Uma das últimas criações da revolução cultural woke que me chamou a atenção foi a MatematiQueer, grupo de estudos de gênero e sexualidade em educação matemática que integra o Programa de Pós-Graduação em Ensino de Matemática (Pemat) da Universidade Federal do Rio de Janeiro (UFRJ), assunto ao qual, aliás, esta Gazeta do Povo já dedicou uma reportagem. Autor de um artigo sobre a “matemática opressora”, não cheguei a ficar surpreso, obviamente. Diante de mais essa bizarrice acadêmica, apenas constatei, pela enésima vez, a inocuidade dos argumentos em favor de uma administração mais eficiente e menos ideológica da educação brasileira, como se o nosso problema fosse meramente de ordem prática e gerencial. Diante de uma guerra cultural como essa em que estamos metidos, querer resolver a educação com apelos a mais racionalidade administrativa é de um total descolamento da realidade.

No terreno específico da educação, essa guerra caracteriza-se pela violenta penetração das toxinas da pedagogia crítica e socioconstrutivista na corrente sanguínea do nosso sistema educacional, infectado de patógenos ideológicos tais como Jean Piaget, Alexander Luria, Lev Vygotsky, Emília Ferreiro e Paulo Freire. Caracterizada por Alain Besançon como “a propedêutica do socialismo”, e por Isabelle Stal e Françoise Thom como “o Camboja da Cultura”, essa pedagogia consistiu numa completa redefinição do papel da educação escolar, resultado da penetração da teoria crítica e da contracultura nas políticas educacionais.

Em vez de transmitir às crianças o patrimônio intelectual e científico acumulado pelas gerações passadas, o objetivo passava a ser precisamente o oposto: desconstruir esse patrimônio, visto como fruto de opressão política. Nesse contexto, o ensino tradicional, a transmissão de conteúdos especializados particulares, passou a ser descrito pejorativamente como “conteudista”. O ensino agora deveria ser “não cognitivo” e “libertador”. Não se buscava mais a formação intelectual da criança, mas a sua formatação social e moral. O objetivo já não era criar estudantes intelectualmente preparados e autônomos, mas “cidadãos” bem-comportados e ajustados às utopias políticas dos “educadores”.

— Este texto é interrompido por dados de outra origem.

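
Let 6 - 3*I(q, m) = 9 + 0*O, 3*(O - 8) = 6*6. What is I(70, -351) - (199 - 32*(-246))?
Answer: -8072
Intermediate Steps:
O = 20 (O = 8 + (6*6)/3 = 8 + (⅓)*36 = 8 + 12 = 20)
I(q, m) = -1 (I(q, m) = 2 - (9 + 0*20)/3 = 2 - (9 + 0)/3 = 2 - ⅓*9 = 2 - 3 = -1)
I(70, -351) - (199 - 32*(-246)) = -1 - (199 - 32*(-246)) = -1 - (199 + 7872) = -1 - 1*8071 = -1 - 8071 = -8072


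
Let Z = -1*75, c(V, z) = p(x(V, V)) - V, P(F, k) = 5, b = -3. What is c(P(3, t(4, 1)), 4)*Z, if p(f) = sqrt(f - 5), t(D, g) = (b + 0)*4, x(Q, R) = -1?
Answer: 375 - 75*I*sqrt(6) ≈ 375.0 - 183.71*I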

A nova pedagogia não busca mais a formação intelectual da criança, mas a sua formatação social e moral

Assim, as escolas converteram-se em laboratórios para todo tipo de modismo pedagógico. Um desses modismos pedagógicos – ou pedagogices – consiste na versão letiva da utopia socialista da “sociedade sem classes”. Trata-se de uma proposta radical de igualitarismo, não apenas nas condições de partida dos alunos, o que seria razoável, mas nos resultados mesmos. Nesse “geometrismo mórbido” (expressão utilizada por Gusdorf em sua crítica a Piaget), toda diferença de aptidão é tida por privilégio de classe; toda hierarquização de papéis (como, por exemplo, os de aluno e professor), por opressão política.

Em contraponto a toda sugestão de diferença e hierarquização, a pedagogia revolucionária propunha um nivelamento a fórceps, fazendo uma tabula rasa de onde deveria emergir o novo aluno, assim como da ditadura do proletariado emergiria o “novo homem”. Surgiu toda uma retórica romântica de culto à espontaneidade, ao “vivido”, à livre manifestação dos sentimentos. Numa sociologia à la Foucault, a escola foi igualada à caserna e ao hospital psiquiátrico, todos por sua vez equiparados à prisão, no sentido de um espaço para o controle e a “disciplinarização” dos corpos. O resultado disso foi empiricamente constado pela educadora sueca Inger Enkvist, autora de um amplo estudo comparativo sobre políticas educacionais ao redor do mundo: num período que vai do fim do século passado até os dias de hoje, os países, estados ou cidades que adotaram a pedagogia crítica tiveram uma queda drástica no nível de aprendizado dos alunos.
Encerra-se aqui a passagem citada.